The name of the organization transcends the organization. The name of the movement is a cry by the oppressed, in a completely non-threatening voice, trying to declare that it deserves space to live. The name of the organization is a three word poem uttered in pain and anger, but maintaining just enough composure to not frighten White people. The name of the organization is profoundly larger than the organization, or, God rest him, the death of Trayvon Martin.
The name of the organization is practically a dare by whoever uttered it to take offense to it, and show their inner demon. NOW, attaching it inextricably to the organization makes it just that much easier to do so. It makes it easier for corrupt propagandists to claim that “Black Lives Matter” means being allied with a Chinese billionaire communist…or whatever.
Also, as serious, and tragic as the murder of Black people is, by the state and by others…IS NOT the definition of Black people. Frankly, pinning it to murders makes it EASIER to make murder of Black people a policy than just REMINDING PEOPLE WE ARE HUMAN does.
A generation ago, protesters carried signs that said, “I AM A MAN.” That did not mean, I am a man therefore I deserve to be able to unionize, or ride on the front of a bus, or buy a house where I choose. Yes, those things should be included, but the severe succinctness of the statement I AM A MAN is meant to remind the colonizer that you are not looking at me as a man. “Black Lives Matter” is rhetoric just like that. It means what it says. It is not limited to the organization that bears its name, or the tragedy that spawned it. It says I am unlimited to the degree that all other human life is unlimited. It is ALWAYS THAT argument.
Koshersalaami
09/23/2020 @ 8:02 pm
Point taken
Art W. Stone
09/23/2020 @ 9:33 am
Your article is spot on.
I saw it yesterday and headed out on errands without comment. The new truck is a luxury and includes a fancy dashboard with all sorts of things to make the ride fun. I chose my Sirius XM app and this time picked tunes from the 50’s.
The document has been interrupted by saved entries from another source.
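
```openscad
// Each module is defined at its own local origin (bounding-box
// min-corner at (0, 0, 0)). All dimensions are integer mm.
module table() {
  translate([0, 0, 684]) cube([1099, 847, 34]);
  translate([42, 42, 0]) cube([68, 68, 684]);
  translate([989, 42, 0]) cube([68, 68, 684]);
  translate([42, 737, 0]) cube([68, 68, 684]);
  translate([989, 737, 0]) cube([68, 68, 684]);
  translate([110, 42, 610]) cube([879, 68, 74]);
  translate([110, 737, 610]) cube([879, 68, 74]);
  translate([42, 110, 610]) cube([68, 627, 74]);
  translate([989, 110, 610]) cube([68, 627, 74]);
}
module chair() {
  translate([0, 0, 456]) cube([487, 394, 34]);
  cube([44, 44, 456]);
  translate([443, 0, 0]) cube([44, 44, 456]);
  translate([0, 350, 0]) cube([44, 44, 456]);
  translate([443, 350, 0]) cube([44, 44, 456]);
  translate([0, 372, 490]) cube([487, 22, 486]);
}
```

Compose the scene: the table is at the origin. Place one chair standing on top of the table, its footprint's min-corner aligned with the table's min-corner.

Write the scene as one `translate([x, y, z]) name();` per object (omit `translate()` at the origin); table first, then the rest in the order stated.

table();
translate([0, 0, 718]) chair();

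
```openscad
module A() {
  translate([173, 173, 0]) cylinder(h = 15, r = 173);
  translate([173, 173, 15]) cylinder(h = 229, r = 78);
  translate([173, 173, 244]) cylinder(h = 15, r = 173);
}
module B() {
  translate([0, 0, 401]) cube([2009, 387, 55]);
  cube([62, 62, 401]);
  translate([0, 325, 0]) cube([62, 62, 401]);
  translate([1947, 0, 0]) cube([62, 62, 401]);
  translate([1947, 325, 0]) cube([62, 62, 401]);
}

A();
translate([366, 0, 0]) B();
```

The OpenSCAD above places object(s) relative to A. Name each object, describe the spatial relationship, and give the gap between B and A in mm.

The bench's nearest face is 20 mm from the spool's +x face.

A is a spool. B is a bench. The bench is on the floor beside the spool on its +x side. The gap between the bench and the spool is 20 mm.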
The first song up was Little Richard’s “Tutti Frutti”, the sanitized version for radio play without mention of “good booty”. ( BTW: I have a couple of ’45’s from the Specialty label, and the turntables to play them. ) I wondered how many times I’ve heard it and how it was that it would pop up right after reading your words. Strange things can usually be explained with a simple answer but then you lose the magic.
Listening carefully, it was apparent that any version other than his could not rise to the same level. That’s about musicality, not your point I realize.
But it is the reason I can’t bring myself to listen to Pat Boone’s sugary rendition.
Bitey
09/23/2020 @ 10:03 am
“Sugary”…is such a fantastic adjective.